Now a sophomore, she has decided to keep her baby girl, Audrey, who is 6 weeks old.

“I thought it would be too hard for me to give her up,” she explained as she cradled her quiet daughter.

“I have found a place in Oregon, where my father’s from, that will take us both until I am 20,” she said. “I’m just waiting for an opening so we can go there.”

“Tibby, on her own, has found this home in Oregon with the help of her grandmother,” Dave said. “She has amazed us.”

While she has been at the City of Refuge, Tibby has attended Opportunity School to stay up with her high school class work. Most, if not all, of the younger girls who come to the City will be attending school.

A third girl at the City of Refuge took part in the passing of a baton of sorts from mother to mother on Wednesday.

Tiffany Williams, 16, bestowed her 11-day-old baby to a couple who had been trying to have a child of their own for 14 years.

Rob and Lori Dupriest from Loyalton, Calif. were beside themselves with joy at the prospect of taking home their 7-pound, 8-ounce miracle.

“For the last 13 years we have been undergoing some sort of infertility procedure,” Lori said as she gazed at her new daughter sleeping peacefully in Diane Gamble’s arms.

Brooke Taylor Dupriest’s nursery had been ready for months.

Lori, 32, and her husband Rob, 39, had come in contact with the City of Refuge by sending out letters during the last two years to anyone who might be able to help them find a baby to adopt.

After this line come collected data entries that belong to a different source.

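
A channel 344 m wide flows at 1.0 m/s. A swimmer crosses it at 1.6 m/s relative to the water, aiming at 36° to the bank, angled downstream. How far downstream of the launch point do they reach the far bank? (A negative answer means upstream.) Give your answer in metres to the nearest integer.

839 m

Perpendicular speed = 0.940 m/s; crossing time = 344 / 0.940 = 365.780 s.
Net downstream speed = 2.294 m/s.
Drift = 2.294 × 365.780 = 839.255 m (downstream).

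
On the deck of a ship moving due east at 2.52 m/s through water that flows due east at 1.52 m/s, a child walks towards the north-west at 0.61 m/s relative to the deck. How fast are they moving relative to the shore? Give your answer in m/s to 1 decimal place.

In east/north components (m/s): child relative to ship = (-0.431, 0.431); ship relative to water = (2.520, 0.000); water relative to ground = (1.520, 0.000).
Sum = (3.609, 0.431) m/s.
Speed = |(3.609, 0.431)| = 3.634 m/s.

3.6 m/s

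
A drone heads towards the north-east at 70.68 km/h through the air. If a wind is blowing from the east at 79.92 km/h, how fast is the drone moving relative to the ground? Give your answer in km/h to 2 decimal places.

58.26 km/h

Taking east as x and north as y: velocity relative to the air = (49.978, 49.978) km/h; the air relative to ground = (-79.920, 0.000) km/h.
Velocity relative to ground = (49.978, 49.978) + (-79.920, 0.000) = (-29.942, 49.978) km/h.
Speed = |(-29.942, 49.978)| = 58.261 km/h.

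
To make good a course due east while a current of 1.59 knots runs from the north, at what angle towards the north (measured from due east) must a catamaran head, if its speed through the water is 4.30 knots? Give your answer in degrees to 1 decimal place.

21.7°

The current pushes perpendicular to the desired track; the heading must have a component into the current equal to 1.59 knots: 4.30 sin θ = 1.59.
sin θ = 0.3698, so θ = 21.701°.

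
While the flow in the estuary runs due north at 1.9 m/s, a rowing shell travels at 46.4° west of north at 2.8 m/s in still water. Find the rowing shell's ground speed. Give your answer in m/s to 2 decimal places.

4.33 m/s

Taking east as x and north as y: velocity relative to the water = (-2.028, 1.931) m/s; the water relative to ground = (0.000, 1.900) m/s.
Velocity relative to ground = (-2.028, 1.931) + (0.000, 1.900) = (-2.028, 3.831) m/s.
Speed = |(-2.028, 3.831)| = 4.334 m/s.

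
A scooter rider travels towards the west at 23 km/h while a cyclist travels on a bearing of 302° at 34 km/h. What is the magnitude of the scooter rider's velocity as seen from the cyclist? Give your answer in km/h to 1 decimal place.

18.9 km/h

Taking east as x and north as y: scooter rider velocity = (-23.000, 0.000) km/h; cyclist velocity = (-28.834, 18.017) km/h.
Velocity of scooter rider relative to cyclist = (-23.000, 0.000) − (-28.834, 18.017) = (5.834, -18.017) km/h.
Magnitude = |(5.834, -18.017)| = 18.938 km/h.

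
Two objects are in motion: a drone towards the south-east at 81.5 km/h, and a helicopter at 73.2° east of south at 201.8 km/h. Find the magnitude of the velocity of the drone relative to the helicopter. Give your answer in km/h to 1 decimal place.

Taking east as x and north as y: drone velocity = (57.629, -57.629) km/h; helicopter velocity = (193.187, -58.327) km/h.
Velocity of drone relative to helicopter = (57.629, -57.629) − (193.187, -58.327) = (-135.558, 0.697) km/h.
Magnitude = |(-135.558, 0.697)| = 135.560 km/h.

135.6 km/h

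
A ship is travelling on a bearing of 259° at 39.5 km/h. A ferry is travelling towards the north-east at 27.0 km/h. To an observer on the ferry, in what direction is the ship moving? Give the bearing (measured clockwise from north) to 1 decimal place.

Taking east as x and north as y: ship velocity = (-38.774, -7.537) km/h; ferry velocity = (19.092, 19.092) km/h.
Velocity of ship relative to ferry = (-38.774, -7.537) − (19.092, 19.092) = (-57.866, -26.629) km/h.
Bearing = atan2(-57.87, -26.63) = 245.29° clockwise from north.

245.3°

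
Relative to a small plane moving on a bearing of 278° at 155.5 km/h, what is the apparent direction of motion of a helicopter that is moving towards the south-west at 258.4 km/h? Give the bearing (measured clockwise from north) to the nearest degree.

188°

Taking east as x and north as y: helicopter velocity = (-182.716, -182.716) km/h; small plane velocity = (-153.987, 21.641) km/h.
Velocity of helicopter relative to small plane = (-182.716, -182.716) − (-153.987, 21.641) = (-28.730, -204.358) km/h.
Bearing = atan2(-28.73, -204.36) = 188.00° clockwise from north.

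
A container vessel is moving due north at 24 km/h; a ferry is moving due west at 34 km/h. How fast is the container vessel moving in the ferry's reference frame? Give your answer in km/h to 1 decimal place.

41.6 km/h

Taking east as x and north as y: container vessel velocity = (0.000, 24.000) km/h; ferry velocity = (-34.000, 0.000) km/h.
Velocity of container vessel relative to ferry = (0.000, 24.000) − (-34.000, 0.000) = (34.000, 24.000) km/h.
Magnitude = |(34.000, 24.000)| = 41.617 km/h.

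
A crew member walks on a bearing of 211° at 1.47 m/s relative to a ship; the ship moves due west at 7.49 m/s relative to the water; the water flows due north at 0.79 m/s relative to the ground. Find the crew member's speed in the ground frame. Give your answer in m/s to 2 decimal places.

In east/north components (m/s): crew member relative to ship = (-0.757, -1.260); ship relative to water = (-7.490, 0.000); water relative to ground = (0.000, 0.790).
Sum = (-8.247, -0.470) m/s.
Speed = |(-8.247, -0.470)| = 8.260 m/s.

8.26 m/s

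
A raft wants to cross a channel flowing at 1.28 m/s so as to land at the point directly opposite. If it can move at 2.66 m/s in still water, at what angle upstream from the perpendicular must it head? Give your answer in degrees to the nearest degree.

To cancel the current, the upstream component of the raft's velocity must equal the flow: 2.66 sin θ = 1.28.
sin θ = 1.28 / 2.66 = 0.4812.
θ = arcsin(0.4812) = 28.764°.

29°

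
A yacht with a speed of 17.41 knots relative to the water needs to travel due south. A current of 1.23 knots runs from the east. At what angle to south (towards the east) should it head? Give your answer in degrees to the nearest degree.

The current pushes perpendicular to the desired track; the heading must have a component into the current equal to 1.23 knots: 17.41 sin θ = 1.23.
sin θ = 0.0706, so θ = 4.051°.

4°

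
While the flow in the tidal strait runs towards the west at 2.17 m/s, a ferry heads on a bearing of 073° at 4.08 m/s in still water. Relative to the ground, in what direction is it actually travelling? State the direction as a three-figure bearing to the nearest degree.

Taking east as x and north as y: velocity relative to the water = (3.902, 1.193) m/s; the water relative to ground = (-2.170, 0.000) m/s.
Velocity relative to ground = (3.902, 1.193) + (-2.170, 0.000) = (1.732, 1.193) m/s.
Bearing = atan2(1.73, 1.19) = 55.44° clockwise from north.

055°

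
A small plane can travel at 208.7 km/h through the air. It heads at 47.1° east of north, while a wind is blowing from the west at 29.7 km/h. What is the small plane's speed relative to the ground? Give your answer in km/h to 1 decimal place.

231.3 km/h

Taking east as x and north as y: velocity relative to the air = (152.882, 142.066) km/h; the air relative to ground = (29.700, 0.000) km/h.
Velocity relative to ground = (152.882, 142.066) + (29.700, 0.000) = (182.582, 142.066) km/h.
Speed = |(182.582, 142.066)| = 231.342 km/h.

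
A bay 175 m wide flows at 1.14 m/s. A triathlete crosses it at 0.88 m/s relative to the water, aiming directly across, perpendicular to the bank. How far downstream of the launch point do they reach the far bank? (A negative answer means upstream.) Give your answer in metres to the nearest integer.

227 m

Perpendicular speed = 0.880 m/s; crossing time = 175 / 0.880 = 198.864 s.
Net downstream speed = 1.140 m/s.
Drift = 1.140 × 198.864 = 226.705 m (downstream).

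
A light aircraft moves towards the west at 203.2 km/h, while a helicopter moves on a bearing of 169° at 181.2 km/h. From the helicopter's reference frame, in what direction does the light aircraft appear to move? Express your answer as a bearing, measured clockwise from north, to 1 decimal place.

Taking east as x and north as y: light aircraft velocity = (-203.200, 0.000) km/h; helicopter velocity = (34.575, -177.871) km/h.
Velocity of light aircraft relative to helicopter = (-203.200, 0.000) − (34.575, -177.871) = (-237.775, 177.871) km/h.
Bearing = atan2(-237.77, 177.87) = 306.80° clockwise from north.

306.8°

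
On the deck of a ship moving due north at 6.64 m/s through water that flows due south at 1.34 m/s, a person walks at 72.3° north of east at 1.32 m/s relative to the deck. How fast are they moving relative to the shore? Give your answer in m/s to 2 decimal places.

6.57 m/s

In east/north components (m/s): person relative to ship = (0.401, 1.258); ship relative to water = (0.000, 6.640); water relative to ground = (0.000, -1.340).
Sum = (0.401, 6.558) m/s.
Speed = |(0.401, 6.558)| = 6.570 m/s.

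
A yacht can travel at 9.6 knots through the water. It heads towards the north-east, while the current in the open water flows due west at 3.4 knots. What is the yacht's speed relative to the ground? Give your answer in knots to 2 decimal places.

Taking east as x and north as y: velocity relative to the water = (6.788, 6.788) knots; the water relative to ground = (-3.400, 0.000) knots.
Velocity relative to ground = (6.788, 6.788) + (-3.400, 0.000) = (3.388, 6.788) knots.
Speed = |(3.388, 6.788)| = 7.587 knots.

7.59 knots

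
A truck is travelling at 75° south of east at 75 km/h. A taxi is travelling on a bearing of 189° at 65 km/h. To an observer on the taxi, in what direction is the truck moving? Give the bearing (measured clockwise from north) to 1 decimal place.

105.6°

Taking east as x and north as y: truck velocity = (19.411, -72.444) km/h; taxi velocity = (-10.168, -64.200) km/h.
Velocity of truck relative to taxi = (19.411, -72.444) − (-10.168, -64.200) = (29.580, -8.245) km/h.
Bearing = atan2(29.58, -8.24) = 105.57° clockwise from north.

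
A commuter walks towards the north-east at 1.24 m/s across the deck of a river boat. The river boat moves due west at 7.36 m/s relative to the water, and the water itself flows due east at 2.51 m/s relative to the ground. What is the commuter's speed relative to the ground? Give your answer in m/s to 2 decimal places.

4.07 m/s

In east/north components (m/s): commuter relative to river boat = (0.877, 0.877); river boat relative to water = (-7.360, 0.000); water relative to ground = (2.510, 0.000).
Sum = (-3.973, 0.877) m/s.
Speed = |(-3.973, 0.877)| = 4.069 m/s.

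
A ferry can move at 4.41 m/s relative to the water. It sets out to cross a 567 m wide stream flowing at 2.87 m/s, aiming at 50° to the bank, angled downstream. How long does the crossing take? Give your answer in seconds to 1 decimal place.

167.8 s

The component of the ferry's velocity perpendicular to the bank is 4.41 × sin 50° = 3.378 m/s.
The current is parallel to the bank, so it does not affect the crossing time.
Time = 567 / 3.378 = 167.838 s.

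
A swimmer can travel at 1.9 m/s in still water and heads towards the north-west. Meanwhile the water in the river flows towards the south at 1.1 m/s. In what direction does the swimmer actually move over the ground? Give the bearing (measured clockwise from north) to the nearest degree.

Taking east as x and north as y: velocity relative to the water = (-1.344, 1.344) m/s; the water relative to ground = (0.000, -1.100) m/s.
Velocity relative to ground = (-1.344, 1.344) + (0.000, -1.100) = (-1.344, 0.244) m/s.
Bearing = atan2(-1.34, 0.24) = 280.27° clockwise from north.

280°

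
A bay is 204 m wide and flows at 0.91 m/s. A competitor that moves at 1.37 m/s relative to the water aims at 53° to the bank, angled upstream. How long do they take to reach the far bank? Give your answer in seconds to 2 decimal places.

186.45 s

The component of the competitor's velocity perpendicular to the bank is 1.37 × sin 53° = 1.094 m/s.
The flow acts along the bank and has no component across it.
Time = 204 / 1.094 = 186.449 s.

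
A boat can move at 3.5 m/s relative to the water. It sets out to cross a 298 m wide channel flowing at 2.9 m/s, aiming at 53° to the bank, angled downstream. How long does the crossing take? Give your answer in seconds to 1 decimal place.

106.6 s

The component of the boat's velocity perpendicular to the bank is 3.5 × sin 53° = 2.795 m/s.
The flow acts along the bank and has no component across it.
Time = 298 / 2.795 = 106.610 s.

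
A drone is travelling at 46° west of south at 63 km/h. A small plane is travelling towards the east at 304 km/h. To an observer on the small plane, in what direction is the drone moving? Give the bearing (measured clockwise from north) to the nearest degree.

Taking east as x and north as y: drone velocity = (-45.318, -43.763) km/h; small plane velocity = (304.000, 0.000) km/h.
Velocity of drone relative to small plane = (-45.318, -43.763) − (304.000, 0.000) = (-349.318, -43.763) km/h.
Bearing = atan2(-349.32, -43.76) = 262.86° clockwise from north.

263°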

“A lot of it was word-of-mouth and networking,” Rob said. “We tried everything. Eventually our letter came here.”

Meanwhile, months ago, as the Dupriests were desperately searching for a baby, Tiffany found herself in trouble with the law and pregnant in Carson City. Now a high school junior, she, too, was referred to the City of Refuge by her probation officer, June James.

Tiffany did not want an abortion. She knew that for sure. After deciding that adoption was the best thing for her baby – and for her future, too – Tiffany was allowed to select the parents for her child.

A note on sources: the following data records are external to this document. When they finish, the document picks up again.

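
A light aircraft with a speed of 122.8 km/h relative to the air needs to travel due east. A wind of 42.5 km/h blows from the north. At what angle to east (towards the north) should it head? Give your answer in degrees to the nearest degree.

20°

The wind pushes perpendicular to the desired track; the heading must have a component into the wind equal to 42.5 km/h: 122.8 sin θ = 42.5.
sin θ = 0.3461, so θ = 20.248°.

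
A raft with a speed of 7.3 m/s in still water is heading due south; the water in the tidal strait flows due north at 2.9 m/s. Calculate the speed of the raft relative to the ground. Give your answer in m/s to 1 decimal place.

4.4 m/s

Taking east as x and north as y: velocity relative to the water = (0.000, -7.300) m/s; the water relative to ground = (0.000, 2.900) m/s.
Velocity relative to ground = (0.000, -7.300) + (0.000, 2.900) = (0.000, -4.400) m/s.
Speed = |(0.000, -4.400)| = 4.400 m/s.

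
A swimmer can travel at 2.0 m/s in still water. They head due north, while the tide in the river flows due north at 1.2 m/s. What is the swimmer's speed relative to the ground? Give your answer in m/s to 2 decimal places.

3.20 m/s

Taking east as x and north as y: velocity relative to the water = (0.000, 2.000) m/s; the water relative to ground = (0.000, 1.200) m/s.
Velocity relative to ground = (0.000, 2.000) + (0.000, 1.200) = (0.000, 3.200) m/s.
Speed = |(0.000, 3.200)| = 3.200 m/s.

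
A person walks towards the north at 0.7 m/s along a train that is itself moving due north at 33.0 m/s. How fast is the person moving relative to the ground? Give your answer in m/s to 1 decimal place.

33.7 m/s

Taking east as x and north as y: train velocity = (0.000, 33.000) m/s; person velocity relative to train = (0.000, 0.700) m/s.
Velocity relative to ground = (0.000, 33.000) + (0.000, 0.700) = (0.000, 33.700) m/s.
Speed = |(0.000, 33.700)| = 33.700 m/s.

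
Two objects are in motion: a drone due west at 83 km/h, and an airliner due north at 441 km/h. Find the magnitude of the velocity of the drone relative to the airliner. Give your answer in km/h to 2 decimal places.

Taking east as x and north as y: drone velocity = (-83.000, 0.000) km/h; airliner velocity = (0.000, 441.000) km/h.
Velocity of drone relative to airliner = (-83.000, 0.000) − (0.000, 441.000) = (-83.000, -441.000) km/h.
Magnitude = |(-83.000, -441.000)| = 448.743 km/h.

448.74 km/h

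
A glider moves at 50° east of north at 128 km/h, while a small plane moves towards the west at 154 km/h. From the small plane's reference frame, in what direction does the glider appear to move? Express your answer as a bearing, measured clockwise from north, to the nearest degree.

072°

Taking east as x and north as y: glider velocity = (98.054, 82.277) km/h; small plane velocity = (-154.000, 0.000) km/h.
Velocity of glider relative to small plane = (98.054, 82.277) − (-154.000, 0.000) = (252.054, 82.277) km/h.
Bearing = atan2(252.05, 82.28) = 71.92° clockwise from north.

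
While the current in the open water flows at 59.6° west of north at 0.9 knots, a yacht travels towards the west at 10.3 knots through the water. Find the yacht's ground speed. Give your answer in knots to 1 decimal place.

Taking east as x and north as y: velocity relative to the water = (-10.300, 0.000) knots; the water relative to ground = (-0.776, 0.455) knots.
Velocity relative to ground = (-10.300, 0.000) + (-0.776, 0.455) = (-11.076, 0.455) knots.
Speed = |(-11.076, 0.455)| = 11.086 knots.

11.1 knots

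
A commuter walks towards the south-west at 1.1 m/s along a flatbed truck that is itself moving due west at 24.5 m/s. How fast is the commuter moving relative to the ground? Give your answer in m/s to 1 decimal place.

Taking east as x and north as y: flatbed truck velocity = (-24.500, 0.000) m/s; commuter velocity relative to flatbed truck = (-0.778, -0.778) m/s.
Velocity relative to ground = (-24.500, 0.000) + (-0.778, -0.778) = (-25.278, -0.778) m/s.
Speed = |(-25.278, -0.778)| = 25.290 m/s.

25.3 m/s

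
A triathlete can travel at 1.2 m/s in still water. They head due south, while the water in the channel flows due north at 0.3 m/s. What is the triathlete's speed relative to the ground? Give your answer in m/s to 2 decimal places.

0.90 m/s

Taking east as x and north as y: velocity relative to the water = (0.000, -1.200) m/s; the water relative to ground = (0.000, 0.300) m/s.
Velocity relative to ground = (0.000, -1.200) + (0.000, 0.300) = (0.000, -0.900) m/s.
Speed = |(0.000, -0.900)| = 0.900 m/s.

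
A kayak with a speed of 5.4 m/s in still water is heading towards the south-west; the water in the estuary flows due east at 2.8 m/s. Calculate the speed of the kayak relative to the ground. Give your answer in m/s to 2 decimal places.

3.95 m/s

Taking east as x and north as y: velocity relative to the water = (-3.818, -3.818) m/s; the water relative to ground = (2.800, 0.000) m/s.
Velocity relative to ground = (-3.818, -3.818) + (2.800, 0.000) = (-1.018, -3.818) m/s.
Speed = |(-1.018, -3.818)| = 3.952 m/s.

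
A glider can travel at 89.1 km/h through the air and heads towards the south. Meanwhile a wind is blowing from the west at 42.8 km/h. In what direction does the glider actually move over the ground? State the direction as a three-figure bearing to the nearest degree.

154°

Taking east as x and north as y: velocity relative to the air = (0.000, -89.100) km/h; the air relative to ground = (42.800, 0.000) km/h.
Velocity relative to ground = (0.000, -89.100) + (42.800, 0.000) = (42.800, -89.100) km/h.
Bearing = atan2(42.80, -89.10) = 154.34° clockwise from north.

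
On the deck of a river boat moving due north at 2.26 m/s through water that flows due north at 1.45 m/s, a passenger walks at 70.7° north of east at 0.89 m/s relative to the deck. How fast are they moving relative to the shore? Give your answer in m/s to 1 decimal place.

4.6 m/s

In east/north components (m/s): passenger relative to river boat = (0.294, 0.840); river boat relative to water = (0.000, 2.260); water relative to ground = (0.000, 1.450).
Sum = (0.294, 4.550) m/s.
Speed = |(0.294, 4.550)| = 4.559 m/s.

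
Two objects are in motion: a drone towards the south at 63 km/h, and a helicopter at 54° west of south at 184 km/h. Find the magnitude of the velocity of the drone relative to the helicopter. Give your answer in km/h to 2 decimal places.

Taking east as x and north as y: drone velocity = (0.000, -63.000) km/h; helicopter velocity = (-148.859, -108.152) km/h.
Velocity of drone relative to helicopter = (0.000, -63.000) − (-148.859, -108.152) = (148.859, 45.152) km/h.
Magnitude = |(148.859, 45.152)| = 155.556 km/h.

155.56 km/h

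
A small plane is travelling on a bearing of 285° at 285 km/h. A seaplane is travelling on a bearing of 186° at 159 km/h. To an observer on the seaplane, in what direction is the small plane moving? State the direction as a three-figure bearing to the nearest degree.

Taking east as x and north as y: small plane velocity = (-275.289, 73.763) km/h; seaplane velocity = (-16.620, -158.129) km/h.
Velocity of small plane relative to seaplane = (-275.289, 73.763) − (-16.620, -158.129) = (-258.669, 231.892) km/h.
Bearing = atan2(-258.67, 231.89) = 311.88° clockwise from north.

312°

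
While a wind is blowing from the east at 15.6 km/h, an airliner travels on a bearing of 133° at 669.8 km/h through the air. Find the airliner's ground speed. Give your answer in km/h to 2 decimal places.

658.48 km/h

Taking east as x and north as y: velocity relative to the air = (489.861, -456.803) km/h; the air relative to ground = (-15.600, 0.000) km/h.
Velocity relative to ground = (489.861, -456.803) + (-15.600, 0.000) = (474.261, -456.803) km/h.
Speed = |(474.261, -456.803)| = 658.477 km/h.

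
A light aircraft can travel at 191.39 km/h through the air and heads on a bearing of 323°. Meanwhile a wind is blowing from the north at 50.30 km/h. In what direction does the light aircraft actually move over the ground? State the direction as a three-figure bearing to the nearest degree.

312°

Taking east as x and north as y: velocity relative to the air = (-115.181, 152.851) km/h; the air relative to ground = (0.000, -50.300) km/h.
Velocity relative to ground = (-115.181, 152.851) + (0.000, -50.300) = (-115.181, 102.551) km/h.
Bearing = atan2(-115.18, 102.55) = 311.68° clockwise from north.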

“I talked to one other couple, but I liked these guys right away,” she said.

After meeting in December, the birth mother and adoptive parents got to know each other, had outings together, and last month Lori came to live at the home.

The resemblance between the two moms is noticeable, which Diane said is one of the reasons the pairing between Lori and Tiffany was so special. Wednesday afternoon, the Dupriest family – all three of them – set out for home.

“There are 1,100 people in Loyalton, and 400 of them are going to be on our front lawn when we get there,” Rob said. They were anxious to go, yet the break was obviously hard for everyone. At one time or another, each person there cried.

Gamble said he has been very careful to separate his work as an attorney and judge from the workings of the City of Refuge.

Also on the board of directors and co-founders of the home, are Minden attorney J.D. Sullivan and his wife Christine.

The home is set up as a non-profit organization and no one owns it and never will. No money changes hands. The mothers stay free. Adoption is free. Funding is through grants, donations and a variety of small sources.

“The girls and women who come here definitely need us,” Gamble said. “If they had other resources and support systems, they wouldn’t come here. We make them do chores and educate themselves and hope that we send them away better off than they came in.”